What is the difference between repartition and coalesce in Spark?
repartition triggers a full shuffle to produce exactly N evenly distributed partitions and can both increase and decrease partition count. coalesce merges existing partitions on the same or nearby executors without a shuffle, but can only decrease partition count and may produce uneven partitions.
How to think about it
Both operations change the number of partitions, but they have fundamentally different cost profiles and valid use cases.
repartition(n)
Uses a full shuffle to redistribute data uniformly across exactly n partitions using round-robin or hash partitioning. Because it shuffles, each output partition ends up roughly equal in size — ideal before writing output files or before an expensive downstream join.
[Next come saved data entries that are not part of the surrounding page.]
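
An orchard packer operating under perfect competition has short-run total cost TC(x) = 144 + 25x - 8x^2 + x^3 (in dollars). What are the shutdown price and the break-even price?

Shutdown price = $9; break-even price = $37

AVC = 25 - 8x + x^2; minimized at x = 4, giving min AVC = $9. That is the shutdown price.
ATC = 144/x + 25 - 8x + x^2. Setting dATC/dx = −144/x^2 − 8 + 2x = 0 gives x = 6 (since 2·6^3 − 8·6^2 = 144).
min ATC = 144/6 + 25 − 8·6 + 6^2 = $37. That is the break-even price.
Between these two prices the firm operates at a loss; above $37 it earns a profit.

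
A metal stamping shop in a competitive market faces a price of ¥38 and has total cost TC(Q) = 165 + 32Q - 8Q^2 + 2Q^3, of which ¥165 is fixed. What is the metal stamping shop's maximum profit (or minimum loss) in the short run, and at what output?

AVC = 32 - 8Q + 2Q^2 has its minimum ¥24 at Q = 2; price ¥38 clears that bar, so the firm operates.
With MC = 32 - 16Q + 6Q^2, P = MC on the upward-sloping part at Q* = 3.
TR = 38·3 = 114. TC = 165 + 78 = 243. Profit = 114 − 243 = -¥129.
That loss of ¥129 beats the ¥165 the firm would lose by shutting down; producing recovers ¥36 of fixed cost.

Profit = -¥129 at Q = 3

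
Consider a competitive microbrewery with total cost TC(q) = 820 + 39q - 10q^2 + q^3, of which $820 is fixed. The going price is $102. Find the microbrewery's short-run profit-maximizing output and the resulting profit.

Profit = -$172 at q = 9

AVC = 39 - 10q + q^2; min AVC = $14 at q = 5. Since P = $102 ≥ min AVC, the firm produces.
MC = 39 - 20q + 3q^2. Setting P = MC and taking the root on the rising branch gives q* = 9.
TR = 102·9 = 918. TC = 820 + 270 = 1090. Profit = 918 − 1090 = -$172.
That loss of $172 beats the $820 the firm would lose by shutting down; producing recovers $648 of fixed cost.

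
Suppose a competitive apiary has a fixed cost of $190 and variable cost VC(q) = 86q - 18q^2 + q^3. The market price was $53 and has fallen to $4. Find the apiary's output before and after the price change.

MC = 86 - 36q + 3q^2; the shutdown threshold is min AVC = $5 (at q = 9).
At P = $53 ≥ min AVC, set P = MC on the rising branch: q = 11.
At P = $4 < min AVC = $5, price no longer covers variable cost at any output, so the firm shuts down: q = 0.

Output falls from 11 to 0 (the firm shuts down)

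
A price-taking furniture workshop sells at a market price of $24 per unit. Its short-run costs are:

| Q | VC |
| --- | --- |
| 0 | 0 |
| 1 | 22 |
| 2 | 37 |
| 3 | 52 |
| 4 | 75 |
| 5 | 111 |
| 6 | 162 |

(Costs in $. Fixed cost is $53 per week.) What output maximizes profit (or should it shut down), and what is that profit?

Q = 4; profit = -$32

Tabulate TR − TC: Q=0: -53; Q=1: -51; Q=2: -42; Q=3: -33; Q=4: -32; Q=5: -44; Q=6: -71.
Profit is maximized at Q = 4. AVC there is 75/4 = $18.75 ≤ P, so producing beats shutting down (which would give -$53).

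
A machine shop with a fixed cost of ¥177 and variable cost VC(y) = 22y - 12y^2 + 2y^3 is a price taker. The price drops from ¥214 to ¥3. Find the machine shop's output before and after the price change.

AVC = 22 - 12y + 2y^2, minimized at y = 3 where min AVC = ¥4. MC = 22 - 24y + 6y^2.
At P = ¥214 ≥ min AVC, set P = MC on the rising branch: y = 8.
At P = ¥3 < min AVC = ¥4, price no longer covers variable cost at any output, so the firm shuts down: y = 0.

Output falls from 8 to 0 (the firm shuts down)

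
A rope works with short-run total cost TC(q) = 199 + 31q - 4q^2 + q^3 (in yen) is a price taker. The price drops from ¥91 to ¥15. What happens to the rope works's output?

MC = 31 - 8q + 3q^2; the shutdown threshold is min AVC = ¥27 (at q = 2).
With P = ¥91 above the shutdown price, P = MC gives q = 6.
At P = ¥15 < min AVC = ¥27, price no longer covers variable cost at any output, so the firm shuts down: q = 0.

Output falls from 6 to 0 (the firm shuts down)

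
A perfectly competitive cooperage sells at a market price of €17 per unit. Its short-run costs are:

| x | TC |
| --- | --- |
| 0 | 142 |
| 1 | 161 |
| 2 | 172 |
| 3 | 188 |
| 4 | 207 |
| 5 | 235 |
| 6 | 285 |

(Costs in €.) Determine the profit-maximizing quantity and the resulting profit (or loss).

Compute π = P·x − TC at each output: x=0: -142; x=1: -144; x=2: -138; x=3: -137; x=4: -139; x=5: -150; x=6: -183.
Profit is maximized at x = 3. AVC there is 46/3 = €15.33 ≤ P, so producing beats shutting down (which would give -€142).

x = 3; profit = -€137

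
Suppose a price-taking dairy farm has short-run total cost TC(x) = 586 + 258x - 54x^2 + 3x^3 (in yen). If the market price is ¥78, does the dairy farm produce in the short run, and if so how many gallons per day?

Variable cost is VC = 258x - 54x^2 + 3x^3, so AVC = VC/x = 258 - 54x + 3x^2 and MC = dTC/dx = 258 - 108x + 9x^2.
AVC hits its minimum where MC = AVC, at x = 9, giving min AVC = 258 - 54·9 + 3·9^2 = ¥15.
P = ¥78 exceeds min AVC = ¥15, so the firm stays open.
P = MC gives 180 - 108x + 9x^2 = 0, with roots 2 and 10. Take the larger (rising MC): x* = 10.
Check: AVC at x = 10 is ¥18 ≤ P, so revenue covers variable cost.
Profit = P·x − TC = 78·10 − 766 = ¥14.

Produce at x = 10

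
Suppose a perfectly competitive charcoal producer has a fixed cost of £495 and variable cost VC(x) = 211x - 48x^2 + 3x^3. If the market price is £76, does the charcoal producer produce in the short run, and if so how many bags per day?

From TC, MC = TC'(x) = 211 - 96x + 9x^2 and AVC = VC/x = 211 - 48x + 3x^2.
AVC is minimized where dAVC/dx = -48 + 6x = 0, at x = 8; min AVC = 211 - 48·8 + 3·8^2 = £19.
Because £76 ≥ £19, revenue can cover variable cost; the firm operates.
P = MC gives 135 - 96x + 9x^2 = 0, with roots 5/3 and 9. Take the larger (rising MC): x* = 9.
Check: AVC at x = 9 is £22 ≤ P, so revenue covers variable cost.
Profit = P·x − TC = 76·9 − 693 = -£9, a loss, but smaller than the £495 fixed cost the firm would lose by shutting down.

Produce at x = 9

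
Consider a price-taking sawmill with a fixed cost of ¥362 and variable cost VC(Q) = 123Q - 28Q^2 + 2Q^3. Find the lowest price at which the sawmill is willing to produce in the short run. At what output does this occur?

The shutdown price is the minimum of AVC. VC = 123Q - 28Q^2 + 2Q^3, so AVC = 123 - 28Q + 2Q^2.
dAVC/dQ = -28 + 4Q = 0 gives Q = 7. min AVC = 123 - 28·7 + 2·7^2 = 25.
For P < ¥25 the firm produces nothing.

¥25 per unit, at Q = 7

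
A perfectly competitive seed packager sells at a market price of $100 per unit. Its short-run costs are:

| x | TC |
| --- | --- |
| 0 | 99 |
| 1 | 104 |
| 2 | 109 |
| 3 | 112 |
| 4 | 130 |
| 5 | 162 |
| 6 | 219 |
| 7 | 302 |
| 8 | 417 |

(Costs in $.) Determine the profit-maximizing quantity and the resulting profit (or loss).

x = 7; profit = $398

Compute π = P·x − TC at each output: x=0: -99; x=1: -4; x=2: 91; x=3: 188; x=4: 270; x=5: 338; x=6: 381; x=7: 398; x=8: 383.
Profit is maximized at x = 7. AVC there is 203/7 = $29 ≤ P, so producing beats shutting down (which would give -$99).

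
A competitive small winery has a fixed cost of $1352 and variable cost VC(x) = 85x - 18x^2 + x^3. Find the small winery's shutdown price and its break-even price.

Shutdown price = min AVC. AVC = 85 - 18x + x^2, with vertex at x = 9 and minimum $4.
ATC = 1352/x + 85 - 18x + x^2. Setting dATC/dx = −1352/x^2 − 18 + 2x = 0 gives x = 13 (since 2·13^3 − 18·13^2 = 1352).
min ATC = 1352/13 + 85 − 18·13 + 13^2 = $124. That is the break-even price.
Between these two prices the firm operates at a loss; above $124 it earns a profit.

Shutdown price = $4; break-even price = $124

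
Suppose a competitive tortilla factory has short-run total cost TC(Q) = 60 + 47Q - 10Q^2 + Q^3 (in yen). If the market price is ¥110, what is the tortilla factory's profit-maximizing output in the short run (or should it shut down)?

Produce at Q = 9

Variable cost is VC = 47Q - 10Q^2 + Q^3, so AVC = VC/Q = 47 - 10Q + Q^2 and MC = dTC/dQ = 47 - 20Q + 3Q^2.
AVC is minimized where dAVC/dQ = -10 + 2Q = 0, at Q = 5; min AVC = 47 - 10·5 + 5^2 = ¥22.
Because ¥110 ≥ ¥22, revenue can cover variable cost; the firm operates.
P = MC gives -63 - 20Q + 3Q^2 = 0, with roots -7/3 and 9. Take the larger (rising MC): Q* = 9.
Check: AVC at Q = 9 is ¥38 ≤ P, so revenue covers variable cost.
Profit = P·Q − TC = 110·9 − 402 = ¥588.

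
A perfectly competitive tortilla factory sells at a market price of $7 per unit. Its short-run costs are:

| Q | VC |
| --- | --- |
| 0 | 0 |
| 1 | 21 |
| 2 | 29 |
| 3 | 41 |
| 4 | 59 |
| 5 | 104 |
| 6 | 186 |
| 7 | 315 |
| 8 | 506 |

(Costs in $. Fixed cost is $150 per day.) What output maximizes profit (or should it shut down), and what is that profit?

Q = 0 (shut down); profit = -$150

Compute π = P·Q − TC at each output: Q=0: -150; Q=1: -164; Q=2: -165; Q=3: -170; Q=4: -181; Q=5: -219; Q=6: -294; Q=7: -416; Q=8: -600.
Profit is highest at Q = 0. Equivalently, the lowest AVC in the table is 41/3 ≈ $13.67 at Q = 3, and P = $7 falls below it — price never covers variable cost, so the firm shuts down and loses only its fixed cost.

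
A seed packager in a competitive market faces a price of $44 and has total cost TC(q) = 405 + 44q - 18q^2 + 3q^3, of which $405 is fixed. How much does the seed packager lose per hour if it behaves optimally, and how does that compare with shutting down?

Profit = -$309 at q = 4

AVC = 44 - 18q + 3q^2; min AVC = $17 at q = 3. Since P = $44 ≥ min AVC, the firm produces.
MC = 44 - 36q + 9q^2. Setting P = MC and taking the root on the rising branch gives q* = 4.
TR = 44·4 = 176. TC = 405 + 80 = 485. Profit = 176 − 485 = -$309.
Shutting down would mean losing the fixed cost of $405, so operating at a loss of $309 is better by $96.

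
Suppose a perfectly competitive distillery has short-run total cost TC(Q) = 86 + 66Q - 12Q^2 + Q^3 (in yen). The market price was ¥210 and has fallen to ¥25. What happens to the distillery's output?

Output falls from 12 to 0 (the firm shuts down)

AVC = 66 - 12Q + Q^2, minimized at Q = 6 where min AVC = ¥30. MC = 66 - 24Q + 3Q^2.
At P = ¥210 ≥ min AVC, set P = MC on the rising branch: Q = 12.
At P = ¥25 < min AVC = ¥30, price no longer covers variable cost at any output, so the firm shuts down: Q = 0.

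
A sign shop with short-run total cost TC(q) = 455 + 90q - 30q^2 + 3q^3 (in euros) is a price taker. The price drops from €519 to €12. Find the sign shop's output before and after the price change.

Output falls from 11 to 0 (the firm shuts down)

AVC = 90 - 30q + 3q^2, minimized at q = 5 where min AVC = €15. MC = 90 - 60q + 9q^2.
At P = €519 ≥ min AVC, set P = MC on the rising branch: q = 11.
At P = €12 < min AVC = €15, price no longer covers variable cost at any output, so the firm shuts down: q = 0.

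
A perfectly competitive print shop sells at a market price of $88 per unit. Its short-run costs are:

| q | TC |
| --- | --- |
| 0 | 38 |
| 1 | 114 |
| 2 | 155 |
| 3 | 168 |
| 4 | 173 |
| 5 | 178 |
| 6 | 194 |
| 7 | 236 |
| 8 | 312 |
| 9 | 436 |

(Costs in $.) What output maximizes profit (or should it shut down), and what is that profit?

Tabulate TR − TC: q=0: -38; q=1: -26; q=2: 21; q=3: 96; q=4: 179; q=5: 262; q=6: 334; q=7: 380; q=8: 392; q=9: 356.
Profit is maximized at q = 8. AVC there is 274/8 = $34.25 ≤ P, so producing beats shutting down (which would give -$38).

q = 8; profit = $392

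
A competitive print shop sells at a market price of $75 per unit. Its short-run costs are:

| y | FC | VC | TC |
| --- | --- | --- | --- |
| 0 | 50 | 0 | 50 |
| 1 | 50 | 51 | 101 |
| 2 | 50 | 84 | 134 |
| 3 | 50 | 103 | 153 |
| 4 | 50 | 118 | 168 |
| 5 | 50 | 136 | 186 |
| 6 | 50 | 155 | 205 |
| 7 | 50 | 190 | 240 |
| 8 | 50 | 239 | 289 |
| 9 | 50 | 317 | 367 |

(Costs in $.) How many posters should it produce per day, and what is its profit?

y = 8; profit = $311

Compute π = P·y − TC at each output: y=0: -50; y=1: -26; y=2: 16; y=3: 72; y=4: 132; y=5: 189; y=6: 245; y=7: 285; y=8: 311; y=9: 308.
Profit is maximized at y = 8. AVC there is 239/8 = $29.88 ≤ P, so producing beats shutting down (which would give -$50).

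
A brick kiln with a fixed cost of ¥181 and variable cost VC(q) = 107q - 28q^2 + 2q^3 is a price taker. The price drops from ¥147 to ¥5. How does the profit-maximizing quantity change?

MC = 107 - 56q + 6q^2; the shutdown threshold is min AVC = ¥9 (at q = 7).
With P = ¥147 above the shutdown price, P = MC gives q = 10.
At P = ¥5 < min AVC = ¥9, price no longer covers variable cost at any output, so the firm shuts down: q = 0.

Output falls from 10 to 0 (the firm shuts down)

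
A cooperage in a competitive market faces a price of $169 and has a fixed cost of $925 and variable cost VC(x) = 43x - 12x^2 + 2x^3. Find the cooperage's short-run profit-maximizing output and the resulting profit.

AVC = 43 - 12x + 2x^2 has its minimum $25 at x = 3; price $169 clears that bar, so the firm operates.
MC = 43 - 24x + 6x^2. Setting P = MC and taking the root on the rising branch gives x* = 7.
TR = 169·7 = 1183. TC = 925 + 399 = 1324. Profit = 1183 − 1324 = -$141.
That loss of $141 beats the $925 the firm would lose by shutting down; producing recovers $784 of fixed cost.

Profit = -$141 at x = 7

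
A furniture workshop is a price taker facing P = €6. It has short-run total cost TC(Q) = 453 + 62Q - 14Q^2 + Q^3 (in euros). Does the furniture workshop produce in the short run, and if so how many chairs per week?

Strip out fixed cost: VC = 62Q - 14Q^2 + Q^3. Then AVC = 62 - 14Q + Q^2 and MC = 62 - 28Q + 3Q^2.
AVC is minimized where dAVC/dQ = -14 + 2Q = 0, at Q = 7; min AVC = 62 - 14·7 + 7^2 = €13.
Since P = €6 < min AVC = €13, price fails to cover variable cost at any output.
The firm minimizes its loss by shutting down and losing only its fixed cost of €453.

Shut down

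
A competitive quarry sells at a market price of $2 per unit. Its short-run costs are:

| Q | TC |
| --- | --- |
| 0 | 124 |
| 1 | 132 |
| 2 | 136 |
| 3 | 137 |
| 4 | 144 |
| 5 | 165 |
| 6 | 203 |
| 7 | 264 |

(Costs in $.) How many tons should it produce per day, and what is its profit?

Q = 0 (shut down); profit = -$124

Profit at each row (π = 2Q − TC): Q=0: -124; Q=1: -130; Q=2: -132; Q=3: -131; Q=4: -136; Q=5: -155; Q=6: -191; Q=7: -250.
Profit is highest at Q = 0. Equivalently, the lowest AVC in the table is 13/3 ≈ $4.33 at Q = 3, and P = $2 falls below it — price never covers variable cost, so the firm shuts down and loses only its fixed cost.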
# Before writing: ensure 100 evenly sized Parquet files
df.repartition(100).write.parquet("output/")
# Hash-partition by a key for a downstream join on the same key
df.repartition(200, "user_id")
Can increase or decrease the partition count. Sorting is not implied.
coalesce(n)
Merges partitions by moving data to already-co-located partitions — no full shuffle. Spark may still move some data to balance the merge, but it avoids the all-to-all network transfer. As a result, output partitions may be uneven.
# After a heavy filter that left 200 tiny partitions, reduce to 20
df.filter("active = true").coalesce(20).write.parquet("output/")
coalesce can only decrease partition count. Calling coalesce(500) on a 100-partition DataFrame is silently ignored.
When to use each
| Scenario | Use |
|---|---|
| Increase partition count | repartition |
| Even output files | repartition |
| Partition by a join/group key | repartition(n, col) |
| Reduce partitions after heavy filter | coalesce |
| Save on shuffle cost when shrinking | coalesce |
# Anti-pattern: repartition(1) to get a single output file — full shuffle, then one
# giant executor task. Prefer coalesce(1) if you really need one file.
df.coalesce(1).write.csv("report.csv")